A ce stade de l'analyse transversale, nous allons montrer la fécondité de notre triangulation qui a permis de poser pour chaque sujet un diagnostic d'homothétie homomorphique ou hétéromorphique (voir schémas ci-après).

             Image hétéromorphique des trois femmes étudiées

                       

L'analyse des histoires de vie de Dune, Marie-Charlotte et de Joss nous a, donc, permis de déterminer leur positionnement spécifique, leur image identitaire appropriée (mythifiée), alors qu'elles atteignent le mitan de la vie, dans le cadre social de la domination masculine et qu'elles s'inscrivent dans un processus de formation continue. Il est temps de mettre en perspective les trois éléments du triangle, en nous appuyant sur le vecteur de l'histoire de vie de chacune des protagonistes. Dune, Marie-Charlotte et Joss n'ont pas la même ligne de vie, elles n'ont pas, non plus, la même image (voir schéma ci-dessus) par rapport à la problématique initiale où les trois concepts (temps, espace, énergie) étaient placés en position égale dans un triangle équilatéral. Autrement dit, leur valeur était identique en terme de poids symbolique. Chaque histoire de vie a fait glisser l'énoncé vers un concept ou vers un autre, les trois triangles de nos témoins sont des triangles quelconques (hétéromorphiques) ce qui ne les empêche pas d'être singuliers.

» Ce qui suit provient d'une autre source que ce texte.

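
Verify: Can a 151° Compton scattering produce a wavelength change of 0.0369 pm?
No, inconsistent

Calculate the expected shift for θ = 151°:

Δλ_expected = λ_C(1 - cos(151°))
Δλ_expected = 2.4263 × (1 - cos(151°))
Δλ_expected = 2.4263 × 1.8746
Δλ_expected = 4.5484 pm

Given shift: 0.0369 pm
Expected shift: 4.5484 pm
Difference: 4.5115 pm

The values do not match. The given shift corresponds to θ ≈ 10.0°, not 151°.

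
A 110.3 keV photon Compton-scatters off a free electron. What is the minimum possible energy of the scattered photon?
77.0411 keV (at θ = 180°)

The scattered photon has minimum energy when its wavelength is maximum, i.e., when the Compton shift Δλ = λ_C(1 − cos θ) is maximum. This occurs at θ = 180° (backscattering), giving Δλ_max = 2λ_C = 4.8526 pm.

Initial wavelength: λ₀ = hc/E₀ = 11.2406 pm
Maximum final wavelength: λ'_max = λ₀ + 2λ_C = 11.2406 + 4.8526 = 16.0933 pm
Minimum final energy: E'_min = hc/λ'_max = 77.0411 keV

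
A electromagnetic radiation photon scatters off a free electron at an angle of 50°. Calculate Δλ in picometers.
0.8667 pm

Using the Compton scattering formula:
Δλ = λ_C(1 - cos θ)

where λ_C = h/(m_e·c) ≈ 2.4263 pm is the Compton wavelength of an electron.

For θ = 50°:
cos(50°) = 0.6428
1 - cos(50°) = 0.3572

Δλ = 2.4263 × 0.3572
Δλ = 0.8667 pm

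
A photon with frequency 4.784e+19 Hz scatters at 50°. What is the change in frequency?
5.813e+18 Hz (decrease)

Convert frequency to wavelength (c = 299792458 m/s):
λ₀ = c/f₀ = 299792458/4.784e+19 = 6.2665648e-12 m = 6.2666 pm

Calculate Compton shift:
Δλ = λ_C(1 - cos(50°)) = 0.8667 pm

Final wavelength:
λ' = λ₀ + Δλ = 6.2666 + 0.8667 = 7.1333 pm

Final frequency:
f' = c/λ' = 299792458/7.1332728e-12 = 4.2027337e+19 Hz

Frequency shift (decrease):
Δf = f₀ - f' = 4.784e+19 - 4.2027337e+19 = 5.813e+18 Hz

(Intermediate values are shown rounded; full precision is carried through to the final answer.)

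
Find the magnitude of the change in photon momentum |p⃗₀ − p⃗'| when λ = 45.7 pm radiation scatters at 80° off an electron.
1.8254e-23 kg·m/s

Photon momentum magnitude is p = h/λ.

Initial momentum:
p₀ = h/λ = 6.6261e-34/4.5700e-11 = 1.4499e-23 kg·m/s

After scattering:
λ' = λ + Δλ = 45.7 + 2.0050 = 47.7050 pm
p' = h/λ' = 6.6261e-34/4.7705e-11 = 1.3890e-23 kg·m/s

Momentum is a vector; the scattered photon's direction makes angle θ = 80° with the incident direction. The magnitude of the vector change Δp⃗ = p⃗₀ − p⃗' is found from the law of cosines:
|Δp⃗|² = p₀² + p'² − 2p₀p'cos θ
|Δp⃗|² = (1.4499e-23)² + (1.3890e-23)² − 2·1.4499e-23·1.3890e-23·cos(80°)
|Δp⃗| = 1.8254e-23 kg·m/s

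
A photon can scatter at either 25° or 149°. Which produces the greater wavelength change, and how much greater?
149° produces the larger shift by a factor of 19.822

Calculate both shifts using Δλ = λ_C(1 - cos θ):

For θ₁ = 25°:
Δλ₁ = 2.4263 × (1 - cos(25°))
Δλ₁ = 2.4263 × 0.0937
Δλ₁ = 0.2273 pm

For θ₂ = 149°:
Δλ₂ = 2.4263 × (1 - cos(149°))
Δλ₂ = 2.4263 × 1.8572
Δλ₂ = 4.5061 pm

The 149° angle produces the larger shift.
Ratio: 4.5061/0.2273 = 19.822

(Intermediate values are shown rounded; full precision is carried through to the final answer.)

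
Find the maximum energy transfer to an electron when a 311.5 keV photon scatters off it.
171.1329 keV

Maximum energy transfer occurs at θ = 180° (backscattering).

Initial photon: E₀ = 311.5 keV → λ₀ = 3.9802 pm

Maximum Compton shift (at 180°):
Δλ_max = 2λ_C = 2 × 2.4263 = 4.8526 pm

Final wavelength:
λ' = 3.9802 + 4.8526 = 8.8329 pm

Minimum photon energy (maximum energy to electron):
E'_min = hc/λ' = 140.3671 keV

Maximum electron kinetic energy:
K_max = E₀ - E'_min = 311.5000 - 140.3671 = 171.1329 keV

(Intermediate values are shown rounded; full precision is carried through to the final answer.)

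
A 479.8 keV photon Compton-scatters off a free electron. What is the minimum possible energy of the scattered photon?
166.7193 keV (at θ = 180°)

The scattered photon has minimum energy when its wavelength is maximum, i.e., when the Compton shift Δλ = λ_C(1 − cos θ) is maximum. This occurs at θ = 180° (backscattering), giving Δλ_max = 2λ_C = 4.8526 pm.

Initial wavelength: λ₀ = hc/E₀ = 2.5841 pm
Maximum final wavelength: λ'_max = λ₀ + 2λ_C = 2.5841 + 4.8526 = 7.4367 pm
Minimum final energy: E'_min = hc/λ'_max = 166.7193 keV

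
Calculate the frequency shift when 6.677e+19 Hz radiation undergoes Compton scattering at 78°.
2.001e+19 Hz (decrease)

Convert frequency to wavelength (c = 299792458 m/s):
λ₀ = c/f₀ = 299792458/6.677e+19 = 4.4899275e-12 m = 4.4899 pm

Calculate Compton shift:
Δλ = λ_C(1 - cos(78°)) = 1.9219 pm

Final wavelength:
λ' = λ₀ + Δλ = 4.4899 + 1.9219 = 6.4118 pm

Final frequency:
f' = c/λ' = 299792458/6.4117795e-12 = 4.6756514e+19 Hz

Frequency shift (decrease):
Δf = f₀ - f' = 6.677e+19 - 4.6756514e+19 = 2.001e+19 Hz

(Intermediate values are shown rounded; full precision is carried through to the final answer.)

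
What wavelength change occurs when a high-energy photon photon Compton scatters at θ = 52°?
0.9325 pm

Using the Compton scattering formula:
Δλ = λ_C(1 - cos θ)

where λ_C = h/(m_e·c) ≈ 2.4263 pm is the Compton wavelength of an electron.

For θ = 52°:
cos(52°) = 0.6157
1 - cos(52°) = 0.3843

Δλ = 2.4263 × 0.3843
Δλ = 0.9325 pm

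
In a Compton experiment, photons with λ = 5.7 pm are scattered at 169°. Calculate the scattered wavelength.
10.5080 pm

Using the Compton scattering formula:
λ' = λ + Δλ = λ + λ_C(1 - cos θ)

Given:
- Initial wavelength λ = 5.7 pm
- Scattering angle θ = 169°
- Compton wavelength λ_C ≈ 2.4263 pm

Calculate the shift:
Δλ = 2.4263 × (1 - cos(169°))
Δλ = 2.4263 × 1.9816
Δλ = 4.8080 pm

Final wavelength:
λ' = 5.7 + 4.8080 = 10.5080 pm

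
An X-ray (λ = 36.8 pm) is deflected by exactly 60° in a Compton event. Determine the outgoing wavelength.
38.0132 pm

Using the Compton formula: λ' = λ + λ_C(1 − cos θ)

For θ = 60°, cos θ = 1/2 (exact) = 0.5000, so:
1 − cos 60° = 1 − (1/2) = 0.5000

Δλ = λ_C × 0.5000 = 2.4263 × 0.5000 = 1.2132 pm

λ' = 36.8 + 1.2132 = 38.0132 pm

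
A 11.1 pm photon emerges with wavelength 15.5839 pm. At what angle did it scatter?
148.00°

First find the wavelength shift:
Δλ = λ' - λ = 15.5839 - 11.1 = 4.4839 pm

Using Δλ = λ_C(1 - cos θ), with λ_C = h/(m_e·c) ≈ 2.42631024 pm:
cos θ = 1 - Δλ/λ_C
cos θ = 1 - 4.4839/2.42631024
cos θ = -0.848032

θ = arccos(-0.848032)
θ = 148.00°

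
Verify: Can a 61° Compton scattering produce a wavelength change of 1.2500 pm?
Yes, consistent

Calculate the expected shift for θ = 61°:

Δλ_expected = λ_C(1 - cos(61°))
Δλ_expected = 2.4263 × (1 - cos(61°))
Δλ_expected = 2.4263 × 0.5152
Δλ_expected = 1.2500 pm

Given shift: 1.2500 pm
Expected shift: 1.2500 pm
Difference: 0.0000 pm

The values match. This is consistent with Compton scattering at the stated angle.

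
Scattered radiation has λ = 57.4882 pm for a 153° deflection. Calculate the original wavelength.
52.9000 pm

From λ' = λ + Δλ, we have λ = λ' - Δλ

First calculate the Compton shift:
Δλ = λ_C(1 - cos θ)
Δλ = 2.4263 × (1 - cos(153°))
Δλ = 2.4263 × 1.8910
Δλ = 4.5882 pm

Initial wavelength:
λ = λ' - Δλ
λ = 57.4882 - 4.5882
λ = 52.9000 pm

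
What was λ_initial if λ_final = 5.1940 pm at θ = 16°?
5.1000 pm

From λ' = λ + Δλ, we have λ = λ' - Δλ

First calculate the Compton shift:
Δλ = λ_C(1 - cos θ)
Δλ = 2.4263 × (1 - cos(16°))
Δλ = 2.4263 × 0.0387
Δλ = 0.0940 pm

Initial wavelength:
λ = λ' - Δλ
λ = 5.1940 - 0.0940
λ = 5.1000 pm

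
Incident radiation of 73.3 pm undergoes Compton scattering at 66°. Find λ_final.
74.7394 pm

Using the Compton scattering formula:
λ' = λ + Δλ = λ + λ_C(1 - cos θ)

Given:
- Initial wavelength λ = 73.3 pm
- Scattering angle θ = 66°
- Compton wavelength λ_C ≈ 2.4263 pm

Calculate the shift:
Δλ = 2.4263 × (1 - cos(66°))
Δλ = 2.4263 × 0.5933
Δλ = 1.4394 pm

Final wavelength:
λ' = 73.3 + 1.4394 = 74.7394 pm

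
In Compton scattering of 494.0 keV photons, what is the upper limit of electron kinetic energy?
325.5986 keV

Maximum energy transfer occurs at θ = 180° (backscattering).

Initial photon: E₀ = 494.0 keV → λ₀ = 2.5098 pm

Maximum Compton shift (at 180°):
Δλ_max = 2λ_C = 2 × 2.4263 = 4.8526 pm

Final wavelength:
λ' = 2.5098 + 4.8526 = 7.3624 pm

Minimum photon energy (maximum energy to electron):
E'_min = hc/λ' = 168.4014 keV

Maximum electron kinetic energy:
K_max = E₀ - E'_min = 494.0000 - 168.4014 = 325.5986 keV

(Intermediate values are shown rounded; full precision is carried through to the final answer.)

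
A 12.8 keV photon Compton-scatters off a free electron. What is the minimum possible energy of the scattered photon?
12.1893 keV (at θ = 180°)

The scattered photon has minimum energy when its wavelength is maximum, i.e., when the Compton shift Δλ = λ_C(1 − cos θ) is maximum. This occurs at θ = 180° (backscattering), giving Δλ_max = 2λ_C = 4.8526 pm.

Initial wavelength: λ₀ = hc/E₀ = 96.8627 pm
Maximum final wavelength: λ'_max = λ₀ + 2λ_C = 96.8627 + 4.8526 = 101.7153 pm
Minimum final energy: E'_min = hc/λ'_max = 12.1893 keV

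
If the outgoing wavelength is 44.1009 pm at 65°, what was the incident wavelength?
42.7000 pm

From λ' = λ + Δλ, we have λ = λ' - Δλ

First calculate the Compton shift:
Δλ = λ_C(1 - cos θ)
Δλ = 2.4263 × (1 - cos(65°))
Δλ = 2.4263 × 0.5774
Δλ = 1.4009 pm

Initial wavelength:
λ = λ' - Δλ
λ = 44.1009 - 1.4009
λ = 42.7000 pm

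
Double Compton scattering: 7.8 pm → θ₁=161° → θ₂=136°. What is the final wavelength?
16.6921 pm

Apply Compton shift twice:

First scattering at θ₁ = 161°:
Δλ₁ = λ_C(1 - cos(161°))
Δλ₁ = 2.4263 × 1.9455
Δλ₁ = 4.7204 pm

After first scattering:
λ₁ = 7.8 + 4.7204 = 12.5204 pm

Second scattering at θ₂ = 136°:
Δλ₂ = λ_C(1 - cos(136°))
Δλ₂ = 2.4263 × 1.7193
Δλ₂ = 4.1717 pm

Final wavelength:
λ₂ = 12.5204 + 4.1717 = 16.6921 pm

Total shift: Δλ_total = 4.7204 + 4.1717 = 8.8921 pm

(Intermediate values are shown rounded; full precision is carried through to the final answer.)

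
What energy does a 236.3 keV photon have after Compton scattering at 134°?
132.4806 keV

First convert energy to wavelength:
λ = hc/E, with hc ≈ 1239.842 keV·pm (i.e. 1239.842 eV·nm)

For E = 236.3 keV = 236300 eV:
λ = 1239.842 keV·pm / 236.3 keV
λ = 5.2469 pm

Calculate the Compton shift:
Δλ = λ_C(1 - cos(134°)) = 2.4263 × 1.6947
Δλ = 4.1118 pm

Final wavelength:
λ' = 5.2469 + 4.1118 = 9.3587 pm

Final energy:
E' = hc/λ' = 1239.842 / 9.3587 = 132.4806 keV

(Intermediate values are shown rounded; full precision is carried through to the final answer.)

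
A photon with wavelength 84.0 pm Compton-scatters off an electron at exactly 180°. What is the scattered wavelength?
88.8526 pm

Using the Compton formula: λ' = λ + λ_C(1 − cos θ)

For θ = 180°, cos θ = -1 (exact) = -1.0000, so:
1 − cos 180° = 1 − (-1) = 2.0000

Δλ = λ_C × 2.0000 = 2.4263 × 2.0000 = 4.8526 pm

λ' = 84.0 + 4.8526 = 88.8526 pm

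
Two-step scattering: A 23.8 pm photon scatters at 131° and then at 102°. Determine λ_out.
30.7489 pm

Apply Compton shift twice:

First scattering at θ₁ = 131°:
Δλ₁ = λ_C(1 - cos(131°))
Δλ₁ = 2.4263 × 1.6561
Δλ₁ = 4.0181 pm

After first scattering:
λ₁ = 23.8 + 4.0181 = 27.8181 pm

Second scattering at θ₂ = 102°:
Δλ₂ = λ_C(1 - cos(102°))
Δλ₂ = 2.4263 × 1.2079
Δλ₂ = 2.9308 pm

Final wavelength:
λ₂ = 27.8181 + 2.9308 = 30.7489 pm

Total shift: Δλ_total = 4.0181 + 2.9308 = 6.9489 pm

(Intermediate values are shown rounded; full precision is carried through to the final answer.)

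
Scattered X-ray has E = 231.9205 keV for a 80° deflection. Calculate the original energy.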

Ainsi pour Dune, l'influence de la domination masculine reste circonscrite à la deuxième partie de l'histoire de vie (le mariage un peu forcé, le retour au foyer et à une normalisation). L'impression de conserver son quant-à-soi, de pouvoir, encore, du jour au lendemain, repartir à l'aventure lui procure la sensation d'être, somme toute, libre et heureuse. Dune est la seule des six témoins qui parle de plaisir et de liberté de manière positive[98].  Par contre la mise en question de la temporalité, caractérisée par les nombreuses ruptures dans le parcours identitaire et la recherche monastique d'un temps suspendu, semble avoir joué un rôle important, moins pourtant que les difficultés liées à l'accès au savoir. Au fur et à mesure de l'histoire de vie, on peut constater un affaiblissement de la volonté de réussite, Dune ayant plus que les autres l'envie de rester en formation, une activité qui correspond bien plus à ses manques (ses difficultés avec l'écrit) que l'hypothétique métier d'aide soignante auquel elle n'adhère pas réellement. C'est bien l'envie d'accéder à la théorie, d'apprendre à écrire qui la motive. Cette volonté de construire une nouvelle image de soi pour soi, à travers l'apprentissage cognitif, constitue un des éléments forts de  la personnalité de Dune, même si elle doute toujours d'en être capable[99].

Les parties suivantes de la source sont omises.